Ketua Umum API, Jemmy Kartika Sastraatmaja, menyoroti kondisi ekonomi global yang sedang tidak menguntungkan, mengakibatkan utilisasi industri tekstil yang terus menurun, bahkan turun di bawah 50%. Sastraatmaja menekankan perlunya penilaian bersama dalam mempertimbangkan kenaikan UMP, mempertimbangkan tidak hanya aspek karyawan tetapi juga keberlangsungan industri secara keseluruhan.
Di sisi lain, Ketua Umum APSyFI, Redma Gita Wirawasta, menyatakan keberatannya terhadap usulan kenaikan UMP sebesar 15%. Alasannya adalah sebagian besar produsen serat dan benang menghadapi beban yang besar, termasuk pasar ekspor yang mengalami kontraksi, tingginya volume impor di pasar lokal, pelemahan rupiah, dan kenaikan suku bunga.
Redma menjelaskan bahwa sebagian besar produsen sudah sulit untuk memenuhi kenaikan upah tersebut, dengan beberapa di antaranya telah melakukan Pemutusan Hubungan Kerja (PHK) dan merumahkan karyawan.
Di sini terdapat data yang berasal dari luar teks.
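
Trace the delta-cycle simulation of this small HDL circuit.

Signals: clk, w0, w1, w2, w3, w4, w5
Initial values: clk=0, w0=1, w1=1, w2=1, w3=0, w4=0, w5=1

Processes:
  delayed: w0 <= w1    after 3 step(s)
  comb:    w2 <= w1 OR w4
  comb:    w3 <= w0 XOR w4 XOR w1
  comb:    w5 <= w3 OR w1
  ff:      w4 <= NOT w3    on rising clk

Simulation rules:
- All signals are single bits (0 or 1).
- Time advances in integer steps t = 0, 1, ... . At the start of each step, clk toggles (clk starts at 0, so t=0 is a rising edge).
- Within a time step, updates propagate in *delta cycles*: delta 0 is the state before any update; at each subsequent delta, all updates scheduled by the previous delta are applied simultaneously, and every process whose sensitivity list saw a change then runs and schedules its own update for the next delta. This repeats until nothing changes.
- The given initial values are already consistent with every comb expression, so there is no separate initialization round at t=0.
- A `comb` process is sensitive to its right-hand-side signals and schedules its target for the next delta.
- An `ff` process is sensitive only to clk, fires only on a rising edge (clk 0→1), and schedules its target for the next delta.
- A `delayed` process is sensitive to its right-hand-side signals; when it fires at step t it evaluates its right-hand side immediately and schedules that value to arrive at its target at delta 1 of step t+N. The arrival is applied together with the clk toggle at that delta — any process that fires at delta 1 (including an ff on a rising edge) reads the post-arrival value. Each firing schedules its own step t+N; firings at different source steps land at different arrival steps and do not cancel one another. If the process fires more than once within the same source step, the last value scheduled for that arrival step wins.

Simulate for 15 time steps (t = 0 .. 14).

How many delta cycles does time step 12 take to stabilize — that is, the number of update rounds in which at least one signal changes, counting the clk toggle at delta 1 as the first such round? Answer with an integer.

3

t0.Δ0 w0=1 w3=0 w1=1 w4=0 clk=0 w5=1 w2=1
t0.Δ1 w0=1 w3=0 w1=1 w4=0 clk=1 w5=1 w2=1
t0.Δ2 w0=1 w3=0 w1=1 w4=1 clk=1 w5=1 w2=1
t0.Δ3 w0=1 w3=1 w1=1 w4=1 clk=1 w5=1 w2=1
t1.Δ0 w0=1 w3=1 w1=1 w4=1 clk=1 w5=1 w2=1
t1.Δ1 w0=1 w3=1 w1=1 w4=1 clk=0 w5=1 w2=1
t2.Δ0 w0=1 w3=1 w1=1 w4=1 clk=0 w5=1 w2=1
t2.Δ1 w0=1 w3=1 w1=1 w4=1 clk=1 w5=1 w2=1
t2.Δ2 w0=1 w3=1 w1=1 w4=0 clk=1 w5=1 w2=1
t2.Δ3 w0=1 w3=0 w1=1 w4=0 clk=1 w5=1 w2=1
t3.Δ0 w0=1 w3=0 w1=1 w4=0 clk=1 w5=1 w2=1
t3.Δ1 w0=1 w3=0 w1=1 w4=0 clk=0 w5=1 w2=1
t4.Δ0 w0=1 w3=0 w1=1 w4=0 clk=0 w5=1 w2=1
t4.Δ1 w0=1 w3=0 w1=1 w4=0 clk=1 w5=1 w2=1
t4.Δ2 w0=1 w3=0 w1=1 w4=1 clk=1 w5=1 w2=1
t4.Δ3 w0=1 w3=1 w1=1 w4=1 clk=1 w5=1 w2=1
t5.Δ0 w0=1 w3=1 w1=1 w4=1 clk=1 w5=1 w2=1
t5.Δ1 w0=1 w3=1 w1=1 w4=1 clk=0 w5=1 w2=1
t6.Δ0 w0=1 w3=1 w1=1 w4=1 clk=0 w5=1 w2=1
t6.Δ1 w0=1 w3=1 w1=1 w4=1 clk=1 w5=1 w2=1
t6.Δ2 w0=1 w3=1 w1=1 w4=0 clk=1 w5=1 w2=1
t6.Δ3 w0=1 w3=0 w1=1 w4=0 clk=1 w5=1 w2=1
t7.Δ0 w0=1 w3=0 w1=1 w4=0 clk=1 w5=1 w2=1
t7.Δ1 w0=1 w3=0 w1=1 w4=0 clk=0 w5=1 w2=1
t8.Δ0 w0=1 w3=0 w1=1 w4=0 clk=0 w5=1 w2=1
t8.Δ1 w0=1 w3=0 w1=1 w4=0 clk=1 w5=1 w2=1
t8.Δ2 w0=1 w3=0 w1=1 w4=1 clk=1 w5=1 w2=1
t8.Δ3 w0=1 w3=1 w1=1 w4=1 clk=1 w5=1 w2=1
t9.Δ0 w0=1 w3=1 w1=1 w4=1 clk=1 w5=1 w2=1
t9.Δ1 w0=1 w3=1 w1=1 w4=1 clk=0 w5=1 w2=1
t10.Δ0 w0=1 w3=1 w1=1 w4=1 clk=0 w5=1 w2=1
t10.Δ1 w0=1 w3=1 w1=1 w4=1 clk=1 w5=1 w2=1
t10.Δ2 w0=1 w3=1 w1=1 w4=0 clk=1 w5=1 w2=1
t10.Δ3 w0=1 w3=0 w1=1 w4=0 clk=1 w5=1 w2=1
t11.Δ0 w0=1 w3=0 w1=1 w4=0 clk=1 w5=1 w2=1
t11.Δ1 w0=1 w3=0 w1=1 w4=0 clk=0 w5=1 w2=1
t12.Δ0 w0=1 w3=0 w1=1 w4=0 clk=0 w5=1 w2=1
t12.Δ1 w0=1 w3=0 w1=1 w4=0 clk=1 w5=1 w2=1
t12.Δ2 w0=1 w3=0 w1=1 w4=1 clk=1 w5=1 w2=1
t12.Δ3 w0=1 w3=1 w1=1 w4=1 clk=1 w5=1 w2=1
t13.Δ0 w0=1 w3=1 w1=1 w4=1 clk=1 w5=1 w2=1
t13.Δ1 w0=1 w3=1 w1=1 w4=1 clk=0 w5=1 w2=1
t14.Δ0 w0=1 w3=1 w1=1 w4=1 clk=0 w5=1 w2=1
t14.Δ1 w0=1 w3=1 w1=1 w4=1 clk=1 w5=1 w2=1
t14.Δ2 w0=1 w3=1 w1=1 w4=0 clk=1 w5=1 w2=1
t14.Δ3 w0=1 w3=0 w1=1 w4=0 clk=1 w5=1 w2=1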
Kendati demikian, ia juga menyoroti pentingnya penyelesaian masalah banjir impor yang mengancam industri tekstil.
Dalam konteks ini, dilema antara kebutuhan karyawan untuk kenaikan upah dan keterbatasan finansial perusahaan menjadi pusat perdebatan. Serikat Pekerja berharap untuk kenaikan upah sebagai bentuk pengakuan atas kontribusi mereka, sementara produsen berupaya mempertahankan keberlangsungan usaha di tengah tantangan ekonomi yang kompleks.
Kesepakatan bersama antara berbagai pihak terlibat—pemerintah, serikat pekerja, dan asosiasi industri—menjadi krusial untuk menemukan titik tengah yang memperhatikan kesejahteraan karyawan sekaligus kelangsungan industri dalam menghadapi ketidakpastian ekonomi. Diplomasi dan diskusi terbuka menjadi kunci dalam mencari solusi yang menguntungkan bagi semua pihak yang terlibat.